If you give me a lang you want it in I'll post the code here in an edit

J-Boss
  • 175
  • 6
  • Language isn't that important. Ruby or C++ if I had to choose. If you can write an algorithm in HTML 4.0 Strict you will be my hero. Kidding about that last part :) – Swartz Sep 05 '15 at 07:29
  • Would be interested to see the code. Ruby or C++. Thank you. – Swartz Sep 08 '15 at 08:00
0

If you’re keeping the updates in a SQLite backend anyway, you could turn the weekly update into a new table and compare it to the archived data with queries, before merging it.

Example of using SQL to find new additions to a table: https://stackoverflow.com/questions/2077807/sql-query-to-return-differences-between-two-tables

If a field in your DB stores the date of the transaction, you could just query all users who have had transactions in the past 18 months. Then the archive is just the full DB. Alternatively, you could query all users who haven’t, extract their data, then drop them. Updates are just any rows timestamped this week.

Davislor
  • 1,513
  • 10
  • 13
  • Better, it's a data-centric solution at least, but it's still overkill – J-Boss Sep 05 '15 at 05:30
  • I'm using an sqlite for time being as it's easy to start with. Could easily switch to MySQL (or PostgreSQL). If using a no-SQL backend would net anything to make this work even better, I'm all ears. – Swartz Sep 05 '15 at 07:31
  • Well, my thinking was mainly that you’re converting it to rows in a database *anyway*. If you don’t need to run it from multiple processes concurrently, I don’t think you want to switch to something more heavyweight than SQLite. – Davislor Sep 05 '15 at 07:35
  • No need for concurrent processing. But I need to store the data about resources somewhere. An SQL db seemed like a good choice, However, there is nothing preventing me from loading data into any datatype for processing deltas. All I want at the end of the each extract run is to figure out what's new, what remained same, and what has disappeared. I can figure out how to update records as necessary from this info. – Swartz Sep 05 '15 at 07:43
  • After you’ve parsed the data and put it into the database, it’s probably simpler to write a query than implement an algorithm. That said, if you do want to code it, the algorithm you want is set difference and there’s an implementation in the C++ STL that you can use to do it in a single line once you’ve put both sets of data into the container of your choice, probably a `Vector`. – Davislor Sep 05 '15 at 07:53
0

Alternative idea:

  1. Parse your list of transactions into some kind of data structure, such as an an array. (In C++, think Vector, and in Java, ArrayList.)

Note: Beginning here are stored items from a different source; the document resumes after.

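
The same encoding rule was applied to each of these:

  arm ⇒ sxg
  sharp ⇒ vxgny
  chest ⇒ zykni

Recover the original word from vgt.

The output letters match the input read backwards, each shifted +6: arm reversed is mra. Two steps: reverse the string, then apply a Caesar shift of +6.
Reversing it on vgt: shift back: v−6=p, g−6=a, t−6=n → pan; then reverse → nap.

nap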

  2. Perform a query on your SQL backend such as SELECT DISTINCT customer_id FROM Transactions ORDER BY customer_id and pack the sorted distinct customer IDs into a set, old. If you do the exact same thing with a WHERE clause separating the old and new transactions, you can skip step 3.

  3. Get the unique customer IDs from the new updates into a separate data structure, in sorted order. There are a couple of data structures you could use to get is into a data structure, new. Insertion sort into a double-linked list is very simple, but using an intermediate hashtable would run in close to linear time, or if you’re sorting the original array anyway, getting a set out of that is easy.

  4. Take the set difference new - old using your favorite language’s standard library. Your favorite language does have this algorithm in its standard library?

The other things you want to do are definitely SQL queries after you’ve updated your transaction database.

Note on step 3: Consider the nature of your data. Suppose that your text file lists orders chronologically, and in a typical week, there are a lot of first-time customers who are given a new customer_id in ascending order. Suppose that most other orders are from a small number of loyal repeat customers, with lower customer_id. Then your inputs are already mostly-sorted. An insertion sort where you try to insert low customer_id at the front of a double-linked list and high customer_id at the back would, in that situation, perform well in practice.

Davislor
  • 1,513
  • 10
  • 13
  • 1
    I'm more interested in the new/same/updated **resources** rather than customers. But yes, the idea would be the same. – Swartz Sep 05 '15 at 19:47
0

As I understand from your question you actually have resource_id (+info) and "list" of customer(id + info).

So you can easily keep List of customer per resource and check last node in each list on the resource (in order to know last operation time; you just need to add date field to your customer in the code)

I'm not familiar with SQL, therefore I give my example with HashMap and List but I'm sure it's same idea: HashMap <Resource, List<Customer>>, when Resource should contain resourceID as key and Customer should contain customer ID, info and operation date.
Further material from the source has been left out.